A blog focused on nature, science, environmental topics, and happenings at the Pocono Environmental Education Center (PEEC).

A Naif in the Forest by Darrell Berger

Wing Tips to Hiking Boots: Musings of a New, Full-Time Poconos Resident

This photo was taken during last winter’s late storm that dumped over a foot of snow on our part of the forest, and knocked out electrical power for nine days. About an hour before the seventy mile-per-hour winds began, seven crows visited our bird feeder. Here are two of them.

In the years we have been out here, we had never had any crows at our bird feeders, though we have seen them near the road several times. Neither have we seen them since.

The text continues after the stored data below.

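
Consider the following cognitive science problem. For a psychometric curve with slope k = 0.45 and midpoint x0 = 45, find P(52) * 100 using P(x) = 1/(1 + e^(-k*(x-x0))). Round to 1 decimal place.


P(x) = 1/(1 + e^(-0.45*(52 - 45)))
Exponent = -0.45 * 7 = -3.15
e^(-3.15) = 0.042852
P = 1/(1 + 0.042852) = 0.958909
Percentage = 95.9


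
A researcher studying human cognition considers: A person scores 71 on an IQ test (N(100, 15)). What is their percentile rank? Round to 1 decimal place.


z = (IQ - mean) / SD
z = (71 - 100) / 15 = -1.9333
Percentile = Phi(-1.9333) * 100
Phi(-1.9333) = 0.0266
= 2.7


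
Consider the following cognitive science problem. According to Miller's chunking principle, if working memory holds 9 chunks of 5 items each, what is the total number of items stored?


Total items = chunks * items_per_chunk
= 9 * 5
= 45


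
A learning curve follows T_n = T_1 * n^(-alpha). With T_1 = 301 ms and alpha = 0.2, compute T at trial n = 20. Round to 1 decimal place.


T_n = 301 * 20^(-0.2)
20^(-0.2) = 0.54928
T_n = 301 * 0.54928
= 165.3 ms


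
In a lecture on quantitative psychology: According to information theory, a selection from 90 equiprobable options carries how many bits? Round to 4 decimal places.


H = log2(n)
H = log2(90)
= 6.4919


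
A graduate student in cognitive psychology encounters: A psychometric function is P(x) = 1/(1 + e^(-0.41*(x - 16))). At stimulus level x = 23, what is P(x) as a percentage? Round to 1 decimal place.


P(x) = 1/(1 + e^(-0.41*(23 - 16)))
Exponent = -0.41 * 7 = -2.87
e^(-2.87) = 0.056699
P = 1/(1 + 0.056699) = 0.946343
Percentage = 94.6


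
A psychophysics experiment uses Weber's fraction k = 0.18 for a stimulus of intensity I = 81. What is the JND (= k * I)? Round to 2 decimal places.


JND = k * I
JND = 0.18 * 81
= 14.58


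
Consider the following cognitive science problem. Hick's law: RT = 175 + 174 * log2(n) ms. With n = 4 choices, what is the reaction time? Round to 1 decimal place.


RT = 175 + 174 * log2(4)
log2(4) = 2.0
RT = 175 + 174 * 2.0
= 175 + 348.0
= 523.0 ms


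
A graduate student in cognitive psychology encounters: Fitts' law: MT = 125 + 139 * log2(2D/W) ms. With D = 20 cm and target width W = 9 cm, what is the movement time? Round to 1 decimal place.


MT = 125 + 139 * log2(2*20/9)
2D/W = 4.444444
log2(4.444444) = 2.152
MT = 125 + 139 * 2.152
= 424.1 ms


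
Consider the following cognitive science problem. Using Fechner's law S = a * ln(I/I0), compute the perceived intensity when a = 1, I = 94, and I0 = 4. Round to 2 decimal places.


S = 1 * ln(94/4)
I/I0 = 23.5
ln(23.5) = 3.157
S = 1 * 3.157
= 3.16


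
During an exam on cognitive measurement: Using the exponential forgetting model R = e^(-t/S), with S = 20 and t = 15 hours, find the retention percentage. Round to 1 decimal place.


R = e^(-t/S)
-t/S = -15/20 = -0.75
R = e^(-0.75) = 0.472367
Percentage = 0.472367 * 100
= 47.2


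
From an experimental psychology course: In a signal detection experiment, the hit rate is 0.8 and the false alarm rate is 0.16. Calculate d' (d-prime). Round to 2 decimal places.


d' = z(HR) - z(FAR)
z(0.8) = 0.8416
z(0.16) = -0.9945
d' = 0.8416 - -0.9945
= 1.84


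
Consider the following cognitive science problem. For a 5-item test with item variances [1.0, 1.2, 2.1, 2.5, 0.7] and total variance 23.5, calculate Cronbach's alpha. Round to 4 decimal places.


alpha = (k/(k-1)) * (1 - sum(s_i^2)/s_total^2)
sum(item variances) = 7.5
k/(k-1) = 5/4 = 1.25
1 - 7.5/23.5 = 1 - 0.319149 = 0.680851
alpha = 1.25 * 0.680851
= 0.8511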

Without being terribly superstitious, I admit that seeing them gather at our window just as the storm was gathering, seemed a bit ominous, foreboding.

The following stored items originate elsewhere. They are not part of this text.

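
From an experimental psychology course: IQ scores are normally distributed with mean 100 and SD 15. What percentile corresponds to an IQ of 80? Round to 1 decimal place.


z = (IQ - mean) / SD
z = (80 - 100) / 15 = -1.3333
Percentile = Phi(-1.3333) * 100
Phi(-1.3333) = 0.091217
= 9.1


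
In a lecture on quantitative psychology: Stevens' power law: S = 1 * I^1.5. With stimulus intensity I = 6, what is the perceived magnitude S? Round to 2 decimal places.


S = 1 * 6^1.5
6^1.5 = 14.6969
S = 1 * 14.6969
= 14.70


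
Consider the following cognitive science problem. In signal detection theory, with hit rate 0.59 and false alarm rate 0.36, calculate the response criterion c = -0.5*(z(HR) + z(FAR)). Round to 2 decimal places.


c = -0.5 * (z(HR) + z(FAR))
z(0.59) = 0.2275
z(0.36) = -0.3585
c = -0.5 * (0.2275 + -0.3585)
= -0.5 * -0.131
= 0.07


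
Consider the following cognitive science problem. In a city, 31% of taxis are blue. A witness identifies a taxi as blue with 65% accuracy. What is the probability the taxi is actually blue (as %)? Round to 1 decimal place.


P(blue | says blue) = P(says blue | blue)*P(blue) / [P(says blue | blue)*P(blue) + P(says blue | not blue)*P(not blue)]
Numerator = 0.65 * 0.31 = 0.2015
False identification = 0.35 * 0.69 = 0.2415
P = 0.2015 / (0.2015 + 0.2415)
= 0.2015 / 0.443
As percentage = 45.5


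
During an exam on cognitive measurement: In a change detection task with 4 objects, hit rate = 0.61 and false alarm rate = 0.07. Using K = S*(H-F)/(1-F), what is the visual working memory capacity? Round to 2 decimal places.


K = S * (H - F) / (1 - F)
H - F = 0.54
1 - F = 0.93
K = 4 * 0.54 / 0.93
= 2.32


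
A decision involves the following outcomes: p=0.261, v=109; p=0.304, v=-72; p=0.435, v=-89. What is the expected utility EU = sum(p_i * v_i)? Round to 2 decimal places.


EU = sum(p_i * v_i)
0.261 * 109 = 28.449
0.304 * -72 = -21.888
0.435 * -89 = -38.715
EU = 28.449 + -21.888 + -38.715
= -32.15


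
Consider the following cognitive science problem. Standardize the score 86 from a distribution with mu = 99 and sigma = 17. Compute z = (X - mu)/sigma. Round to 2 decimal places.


z = (X - mu) / sigma
= (86 - 99) / 17
= -13 / 17
= -0.76


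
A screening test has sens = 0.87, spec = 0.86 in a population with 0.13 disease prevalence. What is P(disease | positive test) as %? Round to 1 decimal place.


PPV = (sens * prev) / (sens * prev + (1-spec) * (1-prev))
Numerator = 0.87 * 0.13 = 0.1131
P(positive and no disease) = (1 - spec) * (1 - prev) = (1 - 0.86) * (1 - 0.13) = 0.1218
Denominator = 0.1131 + 0.1218 = 0.2349
PPV = 0.1131 / 0.2349 = 0.481481
As percentage = 48.1


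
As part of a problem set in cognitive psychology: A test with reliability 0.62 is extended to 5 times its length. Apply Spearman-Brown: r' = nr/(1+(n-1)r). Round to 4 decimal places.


r_new = n*r / (1 + (n-1)*r)
Numerator = 5 * 0.62 = 3.1
Denominator = 1 + 4 * 0.62 = 3.48
r_new = 3.1 / 3.48
= 0.8908


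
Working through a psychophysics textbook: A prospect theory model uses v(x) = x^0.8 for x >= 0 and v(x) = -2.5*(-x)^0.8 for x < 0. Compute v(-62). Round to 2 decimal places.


Since x = -62 < 0, use v(x) = -lambda*(-x)^alpha
(-x) = 62
62^0.8 = 27.159
v(-62) = -2.5 * 27.159
= -67.90


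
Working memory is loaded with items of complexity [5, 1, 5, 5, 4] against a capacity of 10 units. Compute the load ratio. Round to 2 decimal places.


Total complexity = 5 + 1 + 5 + 5 + 4 = 20
Load = total / capacity = 20 / 10
= 2.00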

That is, I think they were crows. I believe ravens are much bigger. There is also a variety called Fish Crows, found near fresh water. These are a bit smaller than regular crows and have a slightly more complicated call. I welcome readers to render verdicts as to crow specificity.

In this case, regardless of size and sound, these visitors were indeed harbingers of disaster and, to say the least, sudden tumult and change. This has long been the meaning given to unexpected appearances of crows or ravens. They are said to foretell, if not death, then at least difficult transitions. At best they take on the persona of trickster, bringer of surprises of “the joke is on you” variety. The old cartoon characters Heckle and Jeckle continued that tradition. Though they were officially magpies, they always seemed like crows to me.

The most enduring example of this symbolism is the raven in the library of Edgar Allen Poe as he contemplates the death of his beloved. Mr. Poe, however, was of such a determinedly morose disposition, he might have beheld a kitten playing with a ball of yarn and proclaimed, “Nevermore!”

I will watch my bird feeders carefully this year. Will crows again appear? What will be the circumstances of their arriving? What follows on the wings of their visit? If it’s another two feet of snow and nine days without power, I’m bringing in a scarecrow next winter!